Physicians in the Lymphoma Division at John Theurer Cancer Center, part of Hackensack University Medical Center in New Jersey, treat hundreds of lymphoma patients every year.

Our team has been at the forefront of the development of many novel therapies—particularly those for mantle cell lymphoma, diffuse large B-cell lymphoma, follicular lymphoma, T-cell lymphomas, Hodgkin lymphoma, and chronic lymphocytic leukemia (CLL). When you come to us for your care, you benefit from highly subspecialized comprehensive high-quality care based on the findings of the latest medical research, as well as opportunities to participate in clinical trials of promising new therapies.

Treatment Based on the Biology of Your Cancer

Progress in understanding the biology of lymphoma has shown that they differ greatly at the molecular level, even if they look the same under the microscope. This explains also why they behave differently (for example, whether or not they respond to chemotherapy). There are over 100 distinct subtypes of lymphoma, and it imperative to get an accurate diagnosis and molecular analysis of your cancer to ensure you receive the most effective therapy. Our hematopathologists are exceptional and essential for helping your doctor to understand precisely the molecular features—and therefore behavior—of your disease to customize the type of therapy that you need.

A Team of Experts for Every Type of Lymphoma

The scope and breadth of our program have enabled us to subspecialize in the care of people with lymphoid malignancies. In addition, we have assembled a dedicated team of pathologists, infectious disease specialists, lymphoma radiologists, and radiation oncologists who meet weekly to discuss the best course of care for each individual case. This allows every lymphoma patient to receive a personalized treatment plan that addresses his or her specific type of cancer.

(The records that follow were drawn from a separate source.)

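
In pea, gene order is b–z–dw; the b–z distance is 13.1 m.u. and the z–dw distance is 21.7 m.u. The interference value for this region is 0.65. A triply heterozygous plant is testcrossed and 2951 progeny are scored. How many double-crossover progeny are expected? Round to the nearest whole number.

29

Map distances give recombination frequencies of 0.131 and 0.217 for the two intervals.
With interference 0.65 (so coincidence = 0.35), expected double-crossover frequency = 0.131 × 0.217 × 0.35 = 0.00995.
Expected number = 0.00995 × 2951 = 29.36 ≈ 29.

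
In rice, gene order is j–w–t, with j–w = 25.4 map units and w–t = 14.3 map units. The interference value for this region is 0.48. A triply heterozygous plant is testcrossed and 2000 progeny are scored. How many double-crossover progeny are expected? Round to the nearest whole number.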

Leaders in Bone Marrow Transplantation for Lymphoma

John Theurer Cancer Center has one of the largest stem cell transplantation programs in the country, including its use for lymphoma treatment, with over 1,500 stem cell transplantations performed since its inception. Through our relationship with the National Cancer Institute Immunology Branch, we have developed new approaches to prevent graft-versus-host disease after transplantation (a complication in which cells from the donor attack tissues of the recipient). We are currently the only center conducting a clinical trial of combined ipilimumab and nivolumab immunotherapy after transplantation to improve outcomes and reduce the risk of recurrence in patients with high-risk disease.

Partners in Lymphoma Education

John Theurer Cancer Center partners with the Lymphoma Research Foundation and Leukemia Lymphoma Society, among others, to promote education for both professionals and patients through grand rounds and other platforms. These initiatives demonstrate our commitment to sharing advances in lymphoma care with all healthcare providers, ultimately benefiting patients everywhere.

Our Lymphoma Specialists


A Robust Program of Lymphoma Clinical Trials

Our team has also set up a comprehensive clinical research group entirely focused on lymphoma and CLL, offering novel options including Phase I studies (when a drug is first evaluated in people) and novel combinations, as well as immunotherapy (which boosts the power of the immune system to find and kill cancer cells). Finally, through our extensive tumor banking facility (a repository storing tissue samples for research) and genomics program, we have identified new biomarkers to predict outcomes in lymphoma patients.

Thanks to our strong commitment to research, the Lymphoma Division has been able not only to offer new options to our patients when needed, but also to participate in progress and advancement of the field of lymphoma and CLL research. Using outcomes research data from COTA (Cancer Outcomes Tracking and Analysis, an initiative using “big data” to observe patterns of response to therapy), the Lymphoma Division is looking at the impact of the sequence of therapies and of co-morbidities (other illnesses a patient may have) when choosing the best option for a patient with lymphoma or CLL. Our research has been published in leading medical journals, including the New England Journal of Medicine, Lancet, Nature Medicine, Blood, and Journal of Clinical Oncology, among others, in addition to presentations at national and international conferences.